"Warming Ms. Adams," Hope Gangloff 2011. courtesy <http://www.hopegangloff.com>
Hope Gangloff’s fourth solo show at Susan Inglett Gallery features seven large paintings. Gangloff’s work boasts exaggerated proportions and excellent line quality, no doubt a result of her work as an illustrator. Her figures have ivory skin and blue-black locks; she warms their complexion with ruby lips and touches of red and pick ruddiness. Gangloff’s obsession with the decorative and love affair with color brings to mind the work of Art Nouveau artists, particularly the patterning of Gustav Klimpt and angular figures of Egon Schiele.
"Lands End," Hope Gangloff 2011. courtesy <http://www.hopegangloff.com>
Gangloff’s current show at Susan Inglett Gallery seem surface at first.

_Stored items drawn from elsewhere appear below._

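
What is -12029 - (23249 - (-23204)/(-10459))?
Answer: -368949398/10459 ≈ -35276.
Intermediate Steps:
-12029 - (23249 - (-23204)/(-10459)) = -12029 - (23249 - (-23204)*(-1)/10459) = -12029 - (23249 - 1*23204/10459) = -12029 - (23249 - 23204/10459) = -12029 - 1*243138087/10459 = -12029 - 243138087/10459 = -368949398/10459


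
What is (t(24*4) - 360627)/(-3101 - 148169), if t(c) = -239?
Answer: 180433/75635 ≈ 2.3856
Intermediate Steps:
(t(24*4) - 360627)/(-3101 - 148169) = (-239 - 360627)/(-3101 - 148169) = -360866/(-151270) = -360866*(-1/151270) = 180433/75635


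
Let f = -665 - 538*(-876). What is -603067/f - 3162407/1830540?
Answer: -2592239735741/861494226420 ≈ -3.0090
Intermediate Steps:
f = 470623 (f = -665 + 471288 = 470623)
-603067/f - 3162407/1830540 = -603067/470623 - 3162407/1830540 = -2592239735741/861494226420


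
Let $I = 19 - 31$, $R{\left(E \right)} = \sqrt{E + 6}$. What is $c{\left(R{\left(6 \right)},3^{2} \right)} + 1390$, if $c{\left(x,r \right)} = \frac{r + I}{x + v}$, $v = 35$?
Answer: $\frac{1685965}{1213} + \frac{6 \sqrt{3}}{1213} \approx 1389.9$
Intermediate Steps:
$R{\left(E \right)} = \sqrt{6 + E}$
$I = -12$ ($I = 19 - 31 = -12$)
$c{\left(x,r \right)} = \frac{-12 + r}{35 + x}$ ($c{\left(x,r \right)} = \frac{r - 12}{x + 35} = \frac{-12 + r}{35 + x}$)
$c{\left(R{\left(6 \right)},3^{2} \right)} + 1390 = \frac{-12 + 3^{2}}{35 + \sqrt{6 + 6}} + 1390 = \frac{-12 + 9}{35 + \sqrt{12}} + 1390 = \frac{1}{35 + 2 \sqrt{3}} \left(-3\right) + 1390 = - \frac{3}{35 + 2 \sqrt{3}} + 1390 = 1390 - \frac{3}{35 + 2 \sqrt{3}}$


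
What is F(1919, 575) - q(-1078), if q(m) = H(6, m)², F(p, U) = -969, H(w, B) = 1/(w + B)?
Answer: -1113559297/1149184 ≈ -969.00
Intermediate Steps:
H(w, B) = 1/(B + w)
q(m) = (6 + m)⁻² (q(m) = (1/(m + 6))² = (1/(6 + m))² = (6 + m)⁻²)
F(1919, 575) - q(-1078) = -969 - 1/(6 - 1078)² = -969 - 1/(-1072)² = -969 - 1*1/1149184 = -969 - 1/1149184 = -1113559297/1149184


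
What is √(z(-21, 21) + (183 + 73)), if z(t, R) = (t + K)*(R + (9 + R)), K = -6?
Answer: I*√1121 ≈ 33.481*I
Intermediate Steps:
z(t, R) = (-6 + t)*(9 + 2*R) (z(t, R) = (t - 6)*(R + (9 + R)) = (-6 + t)*(9 + 2*R))
√(z(-21, 21) + (183 + 73)) = √((-54 - 12*21 + 9*(-21) + 2*21*(-21)) + (183 + 73)) = √((-54 - 252 - 189 - 882) + 256) = √(-1377 + 256) = √(-1121) = I*√1121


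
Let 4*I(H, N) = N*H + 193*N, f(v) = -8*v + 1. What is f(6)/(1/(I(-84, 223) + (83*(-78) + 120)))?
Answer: 52123/4 ≈ 13031.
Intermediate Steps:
f(v) = 1 - 8*v
I(H, N) = 193*N/4 + H*N/4 (I(H, N) = (N*H + 193*N)/4 = (H*N + 193*N)/4 = (193*N + H*N)/4 = 193*N/4 + H*N/4)
f(6)/(1/(I(-84, 223) + (83*(-78) + 120))) = (1 - 8*6)/(1/((1/4)*223*(193 - 84) + (83*(-78) + 120))) = (1 - 48)/(1/((1/4)*223*109 + (-6474 + 120))) = -47/(1/(24307/4 - 6354)) = -47/(1/(-1109/4)) = -47/(-4/1109) = -47*(-1109/4) = 52123/4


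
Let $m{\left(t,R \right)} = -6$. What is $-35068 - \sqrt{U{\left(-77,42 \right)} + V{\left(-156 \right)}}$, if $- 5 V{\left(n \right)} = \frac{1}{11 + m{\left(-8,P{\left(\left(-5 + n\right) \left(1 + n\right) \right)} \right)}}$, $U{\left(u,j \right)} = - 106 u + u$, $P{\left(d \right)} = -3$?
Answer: $-35068 - \frac{26 \sqrt{299}}{5} \approx -35158.0$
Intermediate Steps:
$U{\left(u,j \right)} = - 105 u$
$V{\left(n \right)} = - \frac{1}{25}$ ($V{\left(n \right)} = - \frac{1}{5 \left(11 - 6\right)} = - \frac{1}{5 \cdot 5} = \left(- \frac{1}{5}\right) \frac{1}{5} = - \frac{1}{25}$)
$-35068 - \sqrt{U{\left(-77,42 \right)} + V{\left(-156 \right)}} = -35068 - \sqrt{\left(-105\right) \left(-77\right) - \frac{1}{25}} = -35068 - \sqrt{8085 - \frac{1}{25}} = -35068 - \sqrt{\frac{202124}{25}} = -35068 - \frac{26 \sqrt{299}}{5}$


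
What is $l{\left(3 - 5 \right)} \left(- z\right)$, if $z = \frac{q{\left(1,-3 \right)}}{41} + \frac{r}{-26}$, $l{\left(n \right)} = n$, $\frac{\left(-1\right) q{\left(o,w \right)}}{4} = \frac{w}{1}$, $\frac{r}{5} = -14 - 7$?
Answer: $\frac{4617}{533} \approx 8.6623$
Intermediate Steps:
$r = -105$ ($r = 5 \left(-14 - 7\right) = 5 \left(-21\right) = -105$)
$q{\left(o,w \right)} = - 4 w$ ($q{\left(o,w \right)} = - 4 \frac{w}{1} = - 4 w 1 = - 4 w$)
$z = \frac{4617}{1066}$ ($z = \frac{\left(-4\right) \left(-3\right)}{41} - \frac{105}{-26} = 12 \cdot \frac{1}{41} - - \frac{105}{26} = \frac{12}{41} + \frac{105}{26} = \frac{4617}{1066} \approx 4.3311$)
$l{\left(3 - 5 \right)} \left(- z\right) = \left(3 - 5\right) \left(\left(-1\right) \frac{4617}{1066}\right) = \left(3 - 5\right) \left(- \frac{4617}{1066}\right) = \left(-2\right) \left(- \frac{4617}{1066}\right) = \frac{4617}{533}$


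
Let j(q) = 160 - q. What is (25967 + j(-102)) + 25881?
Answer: 52110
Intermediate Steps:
(25967 + j(-102)) + 25881 = (25967 + (160 - 1*(-102))) + 25881 = (25967 + (160 + 102)) + 25881 = (25967 + 262) + 25881 = 26229 + 25881 = 52110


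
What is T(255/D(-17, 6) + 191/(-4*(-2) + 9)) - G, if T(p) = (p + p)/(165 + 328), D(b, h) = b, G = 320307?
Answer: -2684493095/8381 ≈ -3.2031e+5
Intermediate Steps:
T(p) = 2*p/493 (T(p) = (2*p)/493 = (2*p)*(1/493) = 2*p/493)
T(255/D(-17, 6) + 191/(-4*(-2) + 9)) - G = 2*(255/(-17) + 191/(-4*(-2) + 9))/493 - 1*320307 = 2*(255*(-1/17) + 191/(8 + 9))/493 - 320307 = 2*(-15 + 191/17)/493 - 320307 = (2/493)*(-64/17) - 320307 = -128/8381 - 320307 = -2684493095/8381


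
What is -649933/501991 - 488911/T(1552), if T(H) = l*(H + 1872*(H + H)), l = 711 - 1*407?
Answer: -164089381316783/126711202804480 ≈ -1.2950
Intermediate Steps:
l = 304 (l = 711 - 407 = 304)
T(H) = 1138480*H (T(H) = 304*(H + 1872*(H + H)) = 304*(H + 1872*(2*H)) = 304*(H + 3744*H) = 304*(3745*H) = 1138480*H)
-649933/501991 - 488911/T(1552) = -649933/501991 - 488911/(1138480*1552) = -649933*1/501991 - 488911/1766920960 = -649933/501991 - 488911*1/1766920960 = -649933/501991 - 488911/1766920960 = -164089381316783/126711202804480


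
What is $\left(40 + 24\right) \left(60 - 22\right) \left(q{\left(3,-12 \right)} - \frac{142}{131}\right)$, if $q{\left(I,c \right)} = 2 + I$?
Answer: $\frac{1247616}{131} \approx 9523.8$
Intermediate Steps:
$\left(40 + 24\right) \left(60 - 22\right) \left(q{\left(3,-12 \right)} - \frac{142}{131}\right) = \left(40 + 24\right) \left(60 - 22\right) \left(\left(2 + 3\right) - \frac{142}{131}\right) = 64 \cdot 38 \left(5 - \frac{142}{131}\right) = 2432 \left(5 - \frac{142}{131}\right) = 2432 \cdot \frac{513}{131} = \frac{1247616}{131}$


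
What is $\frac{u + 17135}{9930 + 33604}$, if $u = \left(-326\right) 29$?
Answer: $\frac{7681}{43534} \approx 0.17644$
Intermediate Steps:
$u = -9454$
$\frac{u + 17135}{9930 + 33604} = \frac{-9454 + 17135}{9930 + 33604} = \frac{7681}{43534}$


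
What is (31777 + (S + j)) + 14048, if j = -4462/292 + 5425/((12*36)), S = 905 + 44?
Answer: 1474978993/31536 ≈ 46771.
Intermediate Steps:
S = 949
j = -85871/31536 (j = -4462*1/292 + 5425/432 = -2231/146 + 5425*(1/432) = -2231/146 + 5425/432 = -85871/31536 ≈ -2.7229)
(31777 + (S + j)) + 14048 = (31777 + (949 - 85871/31536)) + 14048 = (31777 + 29841793/31536) + 14048 = 1031961265/31536 + 14048 = 1474978993/31536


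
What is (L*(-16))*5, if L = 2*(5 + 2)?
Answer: -1120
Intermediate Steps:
L = 14 (L = 2*7 = 14)
(L*(-16))*5 = (14*(-16))*5 = -224*5 = -1120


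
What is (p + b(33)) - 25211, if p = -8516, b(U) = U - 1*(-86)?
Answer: -33608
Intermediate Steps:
b(U) = 86 + U (b(U) = U + 86 = 86 + U)
(p + b(33)) - 25211 = (-8516 + (86 + 33)) - 25211 = (-8516 + 119) - 25211 = -8397 - 25211 = -33608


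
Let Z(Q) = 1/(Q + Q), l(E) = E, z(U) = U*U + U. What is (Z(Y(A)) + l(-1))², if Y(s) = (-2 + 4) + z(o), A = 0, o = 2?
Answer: 225/256 ≈ 0.87891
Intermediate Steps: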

Seductive and well-painted, but a surface none the less. In Gangloff’s Lands End, a shaggy, twenty-something man melancholy drinks a beer in an Adirondack chair. In Warming Ms. Adams, A greasy-haired young woman leans on a footrest, her dress askew, revealing a peek of leg at the top of her stocking.
Gangloff’s figures are dressed in hip, vintage clothes. In Gangloff’s work setting is as important as figure, rooms filled with Salvation Army finds, bottles of booze, and packs of cigarettes. She displays moments from a Williamsburg-style life, and at first glance one may cringed at the work’s unabashed trendiness.

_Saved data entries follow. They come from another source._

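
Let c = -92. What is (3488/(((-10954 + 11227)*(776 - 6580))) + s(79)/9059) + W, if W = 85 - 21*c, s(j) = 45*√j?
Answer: 798979219/396123 + 45*√79/9059 ≈ 2017.0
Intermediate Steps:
W = 2017 (W = 85 - 21*(-92) = 85 + 1932 = 2017)
(3488/(((-10954 + 11227)*(776 - 6580))) + s(79)/9059) + W = (3488/(((-10954 + 11227)*(776 - 6580))) + (45*√79)/9059) + 2017 = (3488/((273*(-5804))) + (45*√79)*(1/9059)) + 2017 = (3488/(-1584492) + 45*√79/9059) + 2017 = (3488*(-1/1584492) + 45*√79/9059) + 2017 = (-872/396123 + 45*√79/9059) + 2017 = 798979219/396123 + 45*√79/9059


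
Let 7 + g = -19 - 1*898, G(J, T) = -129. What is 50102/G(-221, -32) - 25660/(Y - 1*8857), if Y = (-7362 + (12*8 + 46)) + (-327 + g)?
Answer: -72071443/186276 ≈ -386.91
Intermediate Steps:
g = -924 (g = -7 + (-19 - 1*898) = -7 + (-19 - 898) = -7 - 917 = -924)
Y = -8471 (Y = (-7362 + (12*8 + 46)) + (-327 - 924) = (-7362 + (96 + 46)) - 1251 = (-7362 + 142) - 1251 = -7220 - 1251 = -8471)
50102/G(-221, -32) - 25660/(Y - 1*8857) = 50102/(-129) - 25660/(-8471 - 1*8857) = 50102*(-1/129) - 25660/(-8471 - 8857) = -50102/129 - 25660/(-17328) = -50102/129 - 25660*(-1/17328) = -50102/129 + 6415/4332 = -72071443/186276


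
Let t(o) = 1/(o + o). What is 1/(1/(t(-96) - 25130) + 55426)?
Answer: 4824961/267428288194 ≈ 1.8042e-5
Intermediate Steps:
t(o) = 1/(2*o)
1/(1/(t(-96) - 25130) + 55426) = 1/(1/((½)/(-96) - 25130) + 55426) = 1/(1/((½)*(-1/96) - 25130) + 55426) = 1/(1/(-1/192 - 25130) + 55426) = 1/(1/(-4824961/192) + 55426) = 1/(-192/4824961 + 55426) = 1/(267428288194/4824961) = 4824961/267428288194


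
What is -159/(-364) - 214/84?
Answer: -2305/1092 ≈ -2.1108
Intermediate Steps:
-159/(-364) - 214/84 = -159*(-1/364) - 214*1/84 = 159/364 - 107/42 = -2305/1092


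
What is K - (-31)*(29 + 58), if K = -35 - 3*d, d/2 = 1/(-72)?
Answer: 31945/12 ≈ 2662.1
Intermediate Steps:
d = -1/36 (d = 2/(-72) = 2*(-1/72) = -1/36 ≈ -0.027778)
K = -419/12 (K = -35 - 3*(-1/36) = -35 + 1/12 = -419/12 ≈ -34.917)
K - (-31)*(29 + 58) = -419/12 - (-31)*(29 + 58) = -419/12 - (-31)*87 = -419/12 - 1*(-2697) = -419/12 + 2697 = 31945/12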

But Hope Gangloff’s paintings are so much more.
Gangloff is a mirror of the fractured world of many young adults in the form of psychologically heavy portraits. “The Great Recession” has left many jobless and seeking new paths. Gangloff represents this unwanted idle to a T. Her figures are languorous, painting them smoking and drinking, reading and painting.
"Freelancer (Mikey Hernandez)," Hope Gangloff 2011. courtesy <http://www.hopegangloff.com>
In Freelancer (Mikey Hernandez) a young man sits in a claw foot bathtub reading through a pile of newspapers, books, and magazines. Gangloff’s title “Freelancer” pointedly contextualizes the piece. Though “Mikey” soaks in the tub, Gangloff’s rendering portrays him not as leisurely and lazy, but as restless. The white top of the tub awkwardly encircles his long frame; the tub’s claw feet stand immobile.
Hope Gangloff has a concurrent solo exhibition at The Aldrich Contemporary Art Museum in Ridgefield, Connecticut entitled Love Letters open through June 5th, 2011.